I want to embed the MRI options header in every packet that passes through the switch instead of using the probe packets. I am trying to do it the following way.

(h1)-----------------(s1)---------------(s2)-----------(h2)

if any incoming packets coming from h1 doesn't have MRI headers enabled, then it will enable those headers which is total of 4 byte (options header + mri header) and update the ihl, total length accordingly. Then the traffic is sent to h2 (destination). The most simplest code to do that

    action add_swtrace(switchID_t swid) { 
        if(!hdr.mri.isValid()){
            hdr.ipv4.ihl = hdr.ipv4.ihl + 1 ;
    	    hdr.ipv4.totalLen = hdr.ipv4.totalLen + 4;
        }
        hdr.mri.setValid();
        hdr.ipv4_option.setValid();

    hdr.mri.count = (bit<16>)0;
    hdr.ipv4_option.option = IPV4_OPTION_MRI;
    hdr.ipv4_option.optionLength = (bit<8>)4;
}

Only adding the options header and MRI header seems to break the applications such as iperf, ping and even sender-receiver probe in the MRI example. So, I created another method that drops those headers in the switch 2 before reaching the host 2.

action drop_mri(){
         hdr.mri.setInvalid();
         hdr.ipv4_option.setInvalid();
         hdr.ipv4.ihl = hdr.ipv4.ihl - 1 ;
    	 hdr.ipv4.totalLen = hdr.ipv4.totalLen - 4;
}

So the overall logic is as follows for the traffic originating from h1 to h2

1. The traffic reaches s1, the MRI header is not set so add_swtrace sets the options and mri header as valid and updates the lengths appropriately.
2. The traffic reaches s2, the add_swtrace execution will have no effect as the mri header is already valid. But in this case, the drop_mri is also executed which will invalidate the options and mri headers and then decrement the lengths.
3. the traffic reaches h2 without options/mri fields

The result expected

Since the Options/MRI header is attached and detached within the switches and the end hosts never sees them, all kind of traffic should work fine and this implementation doesn't should not break any applications such as iperf, ping etc.

Result observed

1. The ping works (h <-> h2)
2. I removed the options field from the sender (sender.py) in the MRI and tested it out. The receiver receives the UDP packets. That means the sender-receiver application in MRI example is also working fine with the above change.
3. iperf (tcp/udp) not working The initial handshake goes fine without any problem but then it stops working after certain time. I checked this behavior with wireshark and the iperf tcp stops working exactly at 24th packet almost all the time.

My reasoning

1. Since I am modifying IPv4 header which is used by ping, UDP based applications. If those applications are working, then addition and dropping of options/mri header should be fine.
2. But, the same thing is happening for other traffic (iperf, tcp etc), why is the flow breaking in this case? Is it because those application might be using options themselves? Or is there anything wrong in my approach?

What I am trying to do

I am trying this method to calculate the link latency at each hop. Each hop will update the MRI header and put their egress timestamp on it so that next hop can calculate the link latency by ( hop2.ingress_timestamp - hop1.egress_timestamp) and this will be updated in the register.

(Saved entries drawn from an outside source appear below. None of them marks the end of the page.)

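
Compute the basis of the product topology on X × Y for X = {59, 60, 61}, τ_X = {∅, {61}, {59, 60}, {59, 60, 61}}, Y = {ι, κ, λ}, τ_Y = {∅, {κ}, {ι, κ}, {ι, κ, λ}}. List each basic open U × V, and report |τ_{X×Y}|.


Basis B = {∅ × ∅, {61} × {κ}, {59, 60} × {κ}, {61} × {ι, κ}, {59, 60, 61} × {κ}, {61} × {ι, κ, λ}, {59, 60} × {ι, κ}, {59, 60} × {ι, κ, λ}, {59, 60, 61} × {ι, κ}, {59, 60, 61} × {ι, κ, λ}}; |τ_{X×Y}| = 16.

Enumerate products U × V with U ∈ τ_X, V ∈ τ_Y (deduplicated):
  ∅ × ∅ = {} (∅)
  {61} × {κ} = {(61,κ)}
  {59, 60} × {κ} = {(59,κ), (60,κ)}
  {61} × {ι, κ} = {(61,ι), (61,κ)}
  {59, 60, 61} × {κ} = {(59,κ), (60,κ), (61,κ)}
  {61} × {ι, κ, λ} = {(61,ι), (61,κ), (61,λ)}
  {59, 60} × {ι, κ} = {(59,ι), (59,κ), (60,ι), (60,κ)}
  {59, 60} × {ι, κ, λ} = {(59,ι), (59,κ), (59,λ), (60,ι), (60,κ), (60,λ)}
  {59, 60, 61} × {ι, κ} = {(59,ι), (59,κ), (60,ι), (60,κ), (61,ι), (61,κ)}
  {59, 60, 61} × {ι, κ, λ} = {(59,ι), (59,κ), (59,λ), (60,ι), (60,κ), (60,λ), (61,ι), (61,κ), (61,λ)}
These 10 distinct sets form the basis B.
Close under arbitrary unions to get τ_{X×Y}; counting gives |τ_{X×Y}| = 16.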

Is there any other alternatives to this approach of tagging information on every packets that traverses the switch?

Thanks

[jafingerhut]

The best approach I know for debugging such things is to try to find the first packet that is being sent from a host that is not getting through, and for that packet, the first switch where it is either being dropped, or sent out of a port where from that point onwards, it never reaches the destination you hope it does.

This can take time, but at least with the default settings of running these tutorials, there are pcap files recorded on every host and switch port for the packets that go over them, and there is a detailed bmv2 log file recorded for every switch that shows how the P4 program processed every received packet, step by step.

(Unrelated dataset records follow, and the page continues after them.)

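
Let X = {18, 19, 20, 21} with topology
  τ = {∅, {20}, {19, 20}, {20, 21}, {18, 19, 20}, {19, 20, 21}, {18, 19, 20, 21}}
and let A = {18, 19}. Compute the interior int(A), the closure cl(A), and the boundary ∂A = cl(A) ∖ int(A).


int(A) = ∅, cl(A) = {18, 19}, ∂A = {18, 19}.

Closed sets in (X, τ) are complements of opens:
  closed(X, τ) = {∅, {18}, {21}, {18, 19}, {18, 21}, {18, 19, 21}, {18, 19, 20, 21}}.
int(A) = ⋃ {U ∈ τ : U ⊆ A}. Opens contained in A: ∅.
Taking the union of these: int(A) = ∅.
cl(A) = ⋂ {C closed : A ⊆ C}. Closed sets containing A: {18, 19}, {18, 19, 21}, {18, 19, 20, 21}.
Intersecting these: cl(A) = {18, 19}.
∂A = cl(A) ∖ int(A) = {18, 19} ∖ ∅ = {18, 19}.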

The process of narrowing down the first problematic packet can be made quicker if you can find a ping command that fails, that you think should succeed, that you run first after starting things up. If you run several successful pings before the failing one, then the pcap files and bmv2 log files contain a lot of information about packets that are probably working fine, that you would prefer not to wade through.

[sbibek]

Thanks. Got the issue, it's the issue with MSS crossing the limit. Is there any standard rules around what should be done or not if MSS increases beyond the limit when additional information is attached to traffic?

[jafingerhut]

If you mean a TCP MSS, then I think most people avoid modifying the TCP payload in most methods of tinkering with packets.

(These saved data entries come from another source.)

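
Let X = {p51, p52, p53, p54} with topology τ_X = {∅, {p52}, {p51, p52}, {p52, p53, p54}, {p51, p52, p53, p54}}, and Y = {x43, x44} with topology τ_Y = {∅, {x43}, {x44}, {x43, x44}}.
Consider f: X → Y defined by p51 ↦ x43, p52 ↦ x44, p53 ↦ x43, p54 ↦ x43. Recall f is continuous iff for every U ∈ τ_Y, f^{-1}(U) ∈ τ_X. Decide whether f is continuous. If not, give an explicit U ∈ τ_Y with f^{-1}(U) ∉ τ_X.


f is NOT continuous.

Compute f^{-1}(U) for each U ∈ τ_Y:
  U = ∅: f^{-1}(U) = ∅ ∈ τ_X ✓.
  U = {x43}: f^{-1}(U) = {p51, p53, p54} ∉ τ_X ✗.
  U = {x44}: f^{-1}(U) = {p52} ∈ τ_X ✓.
  U = {x43, x44}: f^{-1}(U) = {p51, p52, p53, p54} ∈ τ_X ✓.
Found U = {x43} with f^{-1}(U) = {p51, p53, p54} not in τ_X. Therefore f is NOT continuous.


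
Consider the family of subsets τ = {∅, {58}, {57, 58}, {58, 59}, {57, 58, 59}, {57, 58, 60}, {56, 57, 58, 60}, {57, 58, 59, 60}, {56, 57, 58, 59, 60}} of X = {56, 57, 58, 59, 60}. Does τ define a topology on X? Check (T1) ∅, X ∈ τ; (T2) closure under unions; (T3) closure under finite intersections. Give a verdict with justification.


τ IS a topology on X.

Axiom (T1): ∅ ∈ τ? Yes; X ∈ τ? Yes.
Axiom (T2/T3): check pairwise unions and intersections of members of τ.
All pairwise intersections and unions checked — each lies in τ. Therefore τ satisfies (T1), (T2), (T3): it IS a topology on X.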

If you mean the interface's MTU, i.e. maximum supported packet length, then because IP fragmentation is typically going to kill performance in end hosts that must then do IP reassembly, a common thing for networks where a known number of bytes can be added to packets for various kinds of tunneling protocols is to make the MTU values on the hosts of the network X bytes lower than the network MTU, where X is the maximum amount you expect packets to be made longer in the network devices.